Encore un peu de patience.
    Son visage
était tiré par la fatigue, mais sa voix demeurait gentiment malicieuse.
    Miryem
aurait voulu lui sourire, à son tour lui effleurer la main pour dire son amitié
et sa confiance. Mais elle en était incapable. Ses muscles étaient si tendus
qu’elle peinait à s’empêcher de trembler. Sa gorge nouée l’autorisait à peine à
respirer. La nuit précédente, brisée d’angoisse et de fatigue, elle avait à
peine dormi. Barabbas, lui, ne s’accordant que des moments épars de sommeil,
n’avait guère pris de repos.
    En vérité,
Miryem avait été sidérée par son habileté et son efficacité.
    *
    * *
    Après leur
départ de Sepphoris, marchant toute la nuit et ne s’arrêtant que pour laisser
reposer les ânes et les mules, la bande de Barabbas s’était retrouvée au petit
matin dans les collines surplombant les rives du lac de Génézareth. Tarichée
était à leurs pieds. La forteresse, avec ses murailles de pierres taillées, ses
tours et ses remparts crénelés, apparut plus imprenable que jamais.
    Malgré la
distance, Miryem repéra immédiatement le champ terrible des supplices. À la
droite de la forteresse, il s’étendait sur la rive du lac sur près d’un quart
de lieue. De loin, on devinait les centaines de gibets, comme si, en cet
endroit, avait poussé une herbe monstrueuse.
    Tout
autour, aucune culture. Les vergers et les jardins entouraient uniquement les
murs blancs de la ville et l’entrelacs des ruelles prudemment serrées de l’autre
côté de la forteresse. Vu de haut, le champ des suppliciés dessinait une longue
bande brune bordée d’une palissade menaçante, monstrueusement hachurée de noir
et souillant la splendeur naturelle des berges.
    Miryem se
mordit les lèvres. Elle aurait voulu se précipiter, s’assurer que Joachim
n’était pas déjà parmi les formes noires que l’on percevait aux extrémités des
croix irrégulières, même si ne pas l’y voir n’eût été d’aucun réconfort.
Peut-être l’avait-on déjà assassiné dans la forteresse ?
    Sans perdre
de temps, Barabbas ordonna sa troupe. Ils devaient demeurer à l’abri de la
forêt tandis que lui-même, Abdias et des compagnons de confiance iraient en
reconnaissance dans Tarichée.
    Ils en
revinrent la mine sombre. Abdias s’approcha aussitôt de Miryem. Du menton, il
désigna le champ des supplices.
    — Ton
père n’y est pas. Je suis sûr qu’il y est pas.
    Miryem
ferma les yeux, respirant profondément pour calmer les battements de son cœur.

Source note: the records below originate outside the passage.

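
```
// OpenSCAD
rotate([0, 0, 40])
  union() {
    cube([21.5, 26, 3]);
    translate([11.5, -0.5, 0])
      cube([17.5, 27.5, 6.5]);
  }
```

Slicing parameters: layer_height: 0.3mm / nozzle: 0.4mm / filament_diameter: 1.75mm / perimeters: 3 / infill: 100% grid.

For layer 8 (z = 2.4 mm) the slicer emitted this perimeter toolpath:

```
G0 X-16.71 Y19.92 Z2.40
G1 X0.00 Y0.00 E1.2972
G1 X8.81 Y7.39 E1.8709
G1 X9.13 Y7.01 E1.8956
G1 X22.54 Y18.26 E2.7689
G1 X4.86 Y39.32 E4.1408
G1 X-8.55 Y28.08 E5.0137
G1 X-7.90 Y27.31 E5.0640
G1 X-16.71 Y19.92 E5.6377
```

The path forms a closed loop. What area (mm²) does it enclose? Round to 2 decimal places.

Apply the shoelace formula to the sequence of (X, Y) vertices; enclosed area = 780.25 mm².

780.25 mm²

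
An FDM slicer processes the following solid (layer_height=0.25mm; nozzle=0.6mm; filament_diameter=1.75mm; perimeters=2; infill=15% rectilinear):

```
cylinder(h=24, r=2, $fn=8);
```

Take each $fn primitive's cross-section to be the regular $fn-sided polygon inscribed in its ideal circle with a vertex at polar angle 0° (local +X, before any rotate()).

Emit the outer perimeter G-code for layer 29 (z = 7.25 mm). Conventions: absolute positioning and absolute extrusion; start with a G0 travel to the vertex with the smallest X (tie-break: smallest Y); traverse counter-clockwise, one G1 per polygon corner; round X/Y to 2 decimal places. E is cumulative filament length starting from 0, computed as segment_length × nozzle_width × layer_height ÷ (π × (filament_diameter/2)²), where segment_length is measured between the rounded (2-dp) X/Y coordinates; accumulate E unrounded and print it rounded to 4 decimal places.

At z = 7.25 mm: the r=2 cylinder gives a regular 8-gon of circumradius 2 (constant along its height). The outline is a single polygon with 8 vertices. Extrusion per mm of travel: 0.6 × 0.25 / (π × 0.875²) = 0.062363. Accumulating E over each segment gives final E = 0.7626.

G0 X-2.00 Y0.00 Z7.25
G1 X-1.41 Y-1.41 E0.0953
G1 X0.00 Y-2.00 E0.1906
G1 X1.41 Y-1.41 E0.2860
G1 X2.00 Y0.00 E0.3813
G1 X1.41 Y1.41 E0.4766
G1 X0.00 Y2.00 E0.5719
G1 X-1.41 Y1.41 E0.6672
G1 X-2.00 Y0.00 E0.7626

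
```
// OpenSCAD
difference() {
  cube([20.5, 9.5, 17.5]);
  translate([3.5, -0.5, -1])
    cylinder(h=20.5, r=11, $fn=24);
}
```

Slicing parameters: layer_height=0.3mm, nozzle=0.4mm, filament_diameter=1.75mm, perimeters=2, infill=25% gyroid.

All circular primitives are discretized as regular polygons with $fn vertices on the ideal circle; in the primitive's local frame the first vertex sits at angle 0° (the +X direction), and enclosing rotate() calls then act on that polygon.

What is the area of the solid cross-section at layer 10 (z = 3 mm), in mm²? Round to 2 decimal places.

At z = 3 mm: the 20.5×9.5 cube contributes its full rectangle (area 194.75 mm²); the cylinder at (3.5, -0.5): section is a regular 24-gon, circumradius r=11 (area = (24/2)·11.000²·sin(360°/24) = 375.81 mm²); After the difference (first − rest): starting from the 20.5×9.5 cube (194.75 mm²), the r=11 cylinder at (3.5, -0.5) partially overlaps it — only the 118.93 mm² overlap (of its 375.81 mm²) is removed, clipping the outline — area = 75.82 mm². Overall, the cross-section is a single solid region. Net area = 75.82 mm².

75.82 mm²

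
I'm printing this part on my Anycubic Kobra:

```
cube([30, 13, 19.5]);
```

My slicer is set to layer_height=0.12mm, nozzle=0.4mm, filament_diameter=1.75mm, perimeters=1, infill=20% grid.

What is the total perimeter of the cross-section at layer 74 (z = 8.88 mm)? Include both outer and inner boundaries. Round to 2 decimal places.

At z = 8.88 mm: the 30×13 cube contributes its full rectangle (perimeter 86.00 mm). Overall, the cross-section is a single solid region. Total boundary length (outer) = 86.00 mm.

86.00 mm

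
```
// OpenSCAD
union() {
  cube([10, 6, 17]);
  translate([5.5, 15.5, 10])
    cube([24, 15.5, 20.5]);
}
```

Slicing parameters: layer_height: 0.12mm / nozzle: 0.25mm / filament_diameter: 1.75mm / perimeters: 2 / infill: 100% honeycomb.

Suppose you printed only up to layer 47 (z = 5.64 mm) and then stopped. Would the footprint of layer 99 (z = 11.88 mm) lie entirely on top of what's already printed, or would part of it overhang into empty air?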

Abdias se laissa choir sur le sol. Ses joues creuses et sales semblaient plus
tendues, ses traits plus anormalement vieillis que jamais. Dans leur dos, les
autres s’étaient approchés pour l’entendre.
    — Je
suis allé tout près, comme m’a demandé Barabbas. C’est plein de gardes, mais
ils se méfient pas trop des gosses. La palissade de pieux qui entoure le champ
des croix est cloutée sur le haut. Celui qui veut la passer, il se retrouve en
charpie. Il y a deux endroits où on peut voir à l’intérieur. Et ce qu’on voit,
c’est pas drôle, je peux vous dire.
    Abdias
marqua un temps d’arrêt, comme si ces horreurs s’étalaient encore sous son
regard.
    — Des
dizaines et des dizaines. On peut pas les compter. Il y en a qui sont là depuis
tant de temps que c’est plus que des os dans des bouts de tissu. D’autres, ça
fait pas assez longtemps pour qu’ils soient morts. On les entend marmonner.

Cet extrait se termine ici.